Now he pushed the piece forward, two squares, matching hers.
"Loser pays a forfeit."
His fingers jerked, almost knocking the piece over again. "What?"
"Loser pays a forfeit, Connor."
He swallowed again and now she looked up at him, smiling as though she didn't have a care in the world, even though her heart was still tripping in her chest, fast and tight, leaving her giddy and near breathless with it. "What kind of forfeit?" he asked and she shrugged, looking back at the board and once again pretending that she was more interested in that than in any objections he might have had.
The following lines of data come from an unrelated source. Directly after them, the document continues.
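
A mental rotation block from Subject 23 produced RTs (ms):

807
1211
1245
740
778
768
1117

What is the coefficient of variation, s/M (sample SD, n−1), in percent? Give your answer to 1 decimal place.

23.9%

n = 7, Σ = 6666, M = 952.2857
Σ(x−M)² = 310255.429; s = √(310255.429/6) = 227.3967
CV = 227.3967 / 952.2857 = 0.23879 = 23.879%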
"I'm sure we'll come up with something."
There was a long silence and when she finally looked up at him again, he was eyeing her suspiciously.
"Is this the point where I find out you're a chess prodigy? Some sort of, I don't know... chess shark or something?"
"Chess shark? What on earth is a chess shark?"
"Like a card shark only... well..."
"With less clothing?"
He swallowed in surprise again and this time it obviously went down the wrong way as he spluttered, the coughing mixed in with laughter. His eyes were still wide, though, and the look in them was still that jumble of everything he was feeling, everything she felt as well.
Her move.
"If you don't want to risk a forfeit, Connor, you know what you have to do?"
"Yes?"
"Win."
"Oh. Funny."
She made a happy little humming noise in the back of her throat and moved another pawn, drawing Connor's attention back to the game. If her fingers shook a little as she moved her next piece, well. It was cold out.